Good Shepherd Sunday Music Musings April 24, 2021
The fourth Sunday of Easter is known as Good Shepherd Sunday, and Psalm 23 is always featured. There are so many wonderful tunes and composers for this psalm from Bobby McFerrin’s tribute to his mother in female pronouns (a favorite of the choir), to today’s solo by Dvorak. There are 4 wonderful tunes in our hymnal:
Hymn 645, the Irish tune St. Columba with the paraphrase by Henry William Baker (1821-1877) The King of Love My Shepherd is.
Hymn 646, a John Bacchus Dykes (1823-1876) tune, Dominus regit me to the same text as 645.
Hymn 663, Crimmond, with versified text paraphrase The Lord My God My Shepherd Is by F. Bland Tucker (1895-1984). I played an organ setting by Barbara Harbach in our March Lenten recital.
Hymn 664, to the American folk hymn tune Resignation, and the fantastically poetic and well scanning text that allows you to see the genius of the great Isaac Watts (1674-1748). This is the setting our cantor will sing today as the psalm. The hymnal accompniment is by David Hurd (b.1950).
One more tune bears mention and is the basis of our Prelude: Brother James’ Air. The rather awkwardly rhyming text by Francis Rous (1579-1659) from Scottish Psalter; The Psalms of David in Meeter, Edinburgh, 1650, nonetheless remains a favorite of many of us somehow. In the 1982 hymnal this tune is used for another 1650 psalm paraphrase, that of Psalm 84, How Lovely is thy Dwelling Place. But generations of choristers dating back to Mrs. Thomas have learned this anthem to Brother James’ Air:
1 The Lord’s my shepherd, I’ll not want.
He makes me down to lie
in pastures green; he leadeth me
the quiet waters by.
2 My soul he doth restore again,
and me to walk doth make
within the paths of righteousness,
e’en for his own name’s sake.
3 Yea, though I walk in death’s dark vale,
yet will I fear none ill,
for thou art with me and thy rod
and staff me comfort still.
4 My table thou hast furnished
in presence of my foes.
My head thou dost with oil anoint,
and my cup overflows.
5 Goodness and mercy all my life
shall surely follow me,
and in God’s house forevermore
my dwelling place shall be. …
Today as I was practicing the Prelude: Meditation on Brother James’ Air by Harold Darke (1888 –1976) (yes, composer of the best setting of In the Bleak Midwinter – fight me!) I had the words attached to the tune running over and over through my head until I felt like I was really worshipping and being spiritually nourished by the organ setting. I’m pretty sure that’s how it’s supposed to work. Remember all of those great Lutheran Chorales that Buxtehude, Bach and company set, would have been so well known by the listeners that they would be meditating on the texts automatically.
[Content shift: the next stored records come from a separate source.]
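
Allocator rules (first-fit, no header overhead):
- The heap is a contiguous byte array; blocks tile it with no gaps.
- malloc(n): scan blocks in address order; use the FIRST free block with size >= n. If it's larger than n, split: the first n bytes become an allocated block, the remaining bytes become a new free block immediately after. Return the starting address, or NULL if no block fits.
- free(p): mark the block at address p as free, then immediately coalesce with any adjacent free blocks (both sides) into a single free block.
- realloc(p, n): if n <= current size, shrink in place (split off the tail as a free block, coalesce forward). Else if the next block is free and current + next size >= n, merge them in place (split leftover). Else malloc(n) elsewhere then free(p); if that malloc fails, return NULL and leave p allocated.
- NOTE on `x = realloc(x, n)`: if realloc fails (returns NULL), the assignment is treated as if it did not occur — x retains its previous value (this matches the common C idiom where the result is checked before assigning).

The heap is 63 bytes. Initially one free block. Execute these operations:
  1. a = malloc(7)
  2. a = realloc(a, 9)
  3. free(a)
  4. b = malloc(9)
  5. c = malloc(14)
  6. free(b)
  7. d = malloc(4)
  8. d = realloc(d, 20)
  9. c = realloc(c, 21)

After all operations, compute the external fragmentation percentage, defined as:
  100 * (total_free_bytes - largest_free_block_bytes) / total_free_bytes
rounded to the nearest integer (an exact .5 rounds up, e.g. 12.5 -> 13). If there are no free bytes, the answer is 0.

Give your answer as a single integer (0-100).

Op 1: a = malloc(7) -> a = 0; heap: [0-6 ALLOC][7-62 FREE]
Op 2: a = realloc(a, 9) -> a = 0; heap: [0-8 ALLOC][9-62 FREE]
Op 3: free(a) -> (freed a); heap: [0-62 FREE]
Op 4: b = malloc(9) -> b = 0; heap: [0-8 ALLOC][9-62 FREE]
Op 5: c = malloc(14) -> c = 9; heap: [0-8 ALLOC][9-22 ALLOC][23-62 FREE]
Op 6: free(b) -> (freed b); heap: [0-8 FREE][9-22 ALLOC][23-62 FREE]
Op 7: d = malloc(4) -> d = 0; heap: [0-3 ALLOC][4-8 FREE][9-22 ALLOC][23-62 FREE]
Op 8: d = realloc(d, 20) -> d = 23; heap: [0-8 FREE][9-22 ALLOC][23-42 ALLOC][43-62 FREE]
Op 9: c = realloc(c, 21) -> NULL (c unchanged); heap: [0-8 FREE][9-22 ALLOC][23-42 ALLOC][43-62 FREE]
Free blocks: [9 20] total_free=29 largest=20 -> 100*(29-20)/29 = 900/29 ≈ 31.034 -> rounds to 31

Answer: 31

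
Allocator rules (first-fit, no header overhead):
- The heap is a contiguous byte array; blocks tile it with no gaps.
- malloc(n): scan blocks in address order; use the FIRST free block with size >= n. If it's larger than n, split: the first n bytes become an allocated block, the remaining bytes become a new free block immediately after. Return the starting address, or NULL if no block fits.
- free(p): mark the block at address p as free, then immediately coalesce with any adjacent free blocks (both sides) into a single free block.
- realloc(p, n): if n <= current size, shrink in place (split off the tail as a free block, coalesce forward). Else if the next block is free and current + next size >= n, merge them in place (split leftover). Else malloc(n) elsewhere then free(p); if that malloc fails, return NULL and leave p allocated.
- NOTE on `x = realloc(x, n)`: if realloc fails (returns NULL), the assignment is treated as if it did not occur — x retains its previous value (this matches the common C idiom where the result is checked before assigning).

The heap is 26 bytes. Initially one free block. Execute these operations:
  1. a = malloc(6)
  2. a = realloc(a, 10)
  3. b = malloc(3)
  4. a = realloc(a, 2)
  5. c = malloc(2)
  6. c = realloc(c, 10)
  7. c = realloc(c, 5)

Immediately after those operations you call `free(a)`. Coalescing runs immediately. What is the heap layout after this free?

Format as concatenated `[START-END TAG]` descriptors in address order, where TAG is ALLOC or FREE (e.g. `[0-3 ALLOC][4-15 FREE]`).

Op 1: a = malloc(6) -> a = 0; heap: [0-5 ALLOC][6-25 FREE]
Op 2: a = realloc(a, 10) -> a = 0; heap: [0-9 ALLOC][10-25 FREE]
Op 3: b = malloc(3) -> b = 10; heap: [0-9 ALLOC][10-12 ALLOC][13-25 FREE]
Op 4: a = realloc(a, 2) -> a = 0; heap: [0-1 ALLOC][2-9 FREE][10-12 ALLOC][13-25 FREE]
Op 5: c = malloc(2) -> c = 2; heap: [0-1 ALLOC][2-3 ALLOC][4-9 FREE][10-12 ALLOC][13-25 FREE]
Op 6: c = realloc(c, 10) -> c = 13; heap: [0-1 ALLOC][2-9 FREE][10-12 ALLOC][13-22 ALLOC][23-25 FREE]
Op 7: c = realloc(c, 5) -> c = 13; heap: [0-1 ALLOC][2-9 FREE][10-12 ALLOC][13-17 ALLOC][18-25 FREE]
free(a): a = 0 -> block [0-1 ALLOC]; mark free, coalesce with adjacent free neighbors -> [0-9 FREE][10-12 ALLOC][13-17 ALLOC][18-25 FREE]

Answer: [0-9 FREE][10-12 ALLOC][13-17 ALLOC][18-25 FREE]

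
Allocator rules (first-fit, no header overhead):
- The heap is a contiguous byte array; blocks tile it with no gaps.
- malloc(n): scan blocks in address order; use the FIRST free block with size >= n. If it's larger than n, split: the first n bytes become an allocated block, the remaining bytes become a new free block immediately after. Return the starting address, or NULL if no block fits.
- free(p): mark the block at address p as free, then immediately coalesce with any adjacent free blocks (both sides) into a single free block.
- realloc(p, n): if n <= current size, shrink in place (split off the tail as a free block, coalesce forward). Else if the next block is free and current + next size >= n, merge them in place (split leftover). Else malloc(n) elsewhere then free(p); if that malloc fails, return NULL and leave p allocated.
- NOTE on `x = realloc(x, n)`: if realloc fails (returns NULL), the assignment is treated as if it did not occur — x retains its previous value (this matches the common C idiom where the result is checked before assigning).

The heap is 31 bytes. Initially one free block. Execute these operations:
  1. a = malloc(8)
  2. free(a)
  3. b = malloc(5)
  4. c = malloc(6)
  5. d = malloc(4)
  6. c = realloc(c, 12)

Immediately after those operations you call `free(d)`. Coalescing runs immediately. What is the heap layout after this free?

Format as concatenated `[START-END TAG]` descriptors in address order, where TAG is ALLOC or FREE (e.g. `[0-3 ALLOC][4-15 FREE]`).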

Thinking about Psalm 23 also took me down the path of Leonard Bernstein’s Chichester Psalms – the incredible second movement which sets Psalm 23 in Hebrew serenely for treble soloist, then sopranos and altos, over a frenzied, war-like setting of Psalm 2, “Why do the nations rage?” sung by tenors and basses. For extensive notes on this piece visit here.
Meanwhile, I am so touched by the passage of time, as our treble soloists in Harmonium Choral Society’s 2016 performance are both still teenage leaders in the Grace Church Choirs.
Now a word about the Offertory The Lord is My Shepherd by Antonin Dvořák (1841-1904). It is #4 from the Cycle Biblical Songs, written in March of 1894, while Dvořák was living in New York City. The original piano version was published in Czech in 1895, with English and German translations of the text. (He later orchestrated the first 5 songs). Dvořák took particular care that the translations were appropriate to the vocal line—so for example there are more notes in the Czech version then the English requires. It is a simple and lovely setting evoking a lone shepherd on a mountain, with shepherd’s pipe-like figurations in the accompaniment.
Finally the postlude is a setting of a triumphant tune from the G. F. Handel (1685-1750) opera Judas Maccabeus. The Easter text, Thine is the Glory is not in Hymnal 1982 but in many others—find it here.
However we at Grace know it better for its Advent text “Daughter of Zion”—the theme song for our teen SSA group. The composer is Emily Maxton Porter (b.1942) pupil of the great Paul Manz, former organist at St. Philip’s Lutheran Church in Fridley, Minnesota, following positions as Organist and Children’s Choir Director at several churches in the Milwaukee area, in Toledo, and in Robbinsdale, Minnesota. She was also Professor of Theory and Organ at Lynchburg College, in Virginia, and Asst. Professor of Organ and Theory at Concordia College in St. Paul.
Why not make Psalm 23 your playlist for the weekend?